Philippe Bürgin received a B.A. in Philosophy and English Studies from Ruprecht-Karls-University Heidelberg in 2018 and graduated from the double M.A. program “Practically-oriented Philosophy of Culture” at the University of Stuttgart and at the University Paris 8 Vincennes-Saint-Denis in 2021. He has been a doctoral student in the field of Aesthetics at the State University of Fine Arts Stuttgart since 2022.
The main focus of his doctoral thesis is on the Kantian aesthetics of the sublime as a systematic paradigm of aesthetic experiences. It can be argued that a significant common ground exists between Kant’s theory of aesthetic judgments, Japanese art forms, and modern art. Such an aesthetic experience is sparked in the face of natural or artistic representations whose limitlessness regarding perception can be interpreted as the expression of an idea.

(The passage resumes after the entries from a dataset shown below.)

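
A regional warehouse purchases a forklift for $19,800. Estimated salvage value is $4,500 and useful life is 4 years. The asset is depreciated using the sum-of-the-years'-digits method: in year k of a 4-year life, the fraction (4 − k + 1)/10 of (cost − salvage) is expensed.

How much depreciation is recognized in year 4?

$1,530

Depreciable base = $19,800 − $4,500 = $15,300.
Sum of the years' digits = 4+3+2+1 = 10.
Year 1: $15,300 × 4/10 = $6,120. Book value $13,680.
Year 2: $15,300 × 3/10 = $4,590. Book value $9,090.
Year 3: $15,300 × 2/10 = $3,060. Book value $6,030.
Year 4: $15,300 × 1/10 = $1,530. Book value $4,500.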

This project proposes that there is a latent sublimity to Japanese art works that can also be found in Western modern art since 1850. Japanese aesthetics provided a stimulus to modern art, which inspired Western artists to deal with new aesthetic notions such as irrepresentability. The works of those artists opened a discourse towards an understanding of art that goes beyond the idea of beauty and deals with the realm of the sublime. On the basis of Japanese aesthetics, the sublime could constitute a framework for a deeper intercultural understanding of the inner workings of aesthetic experiences.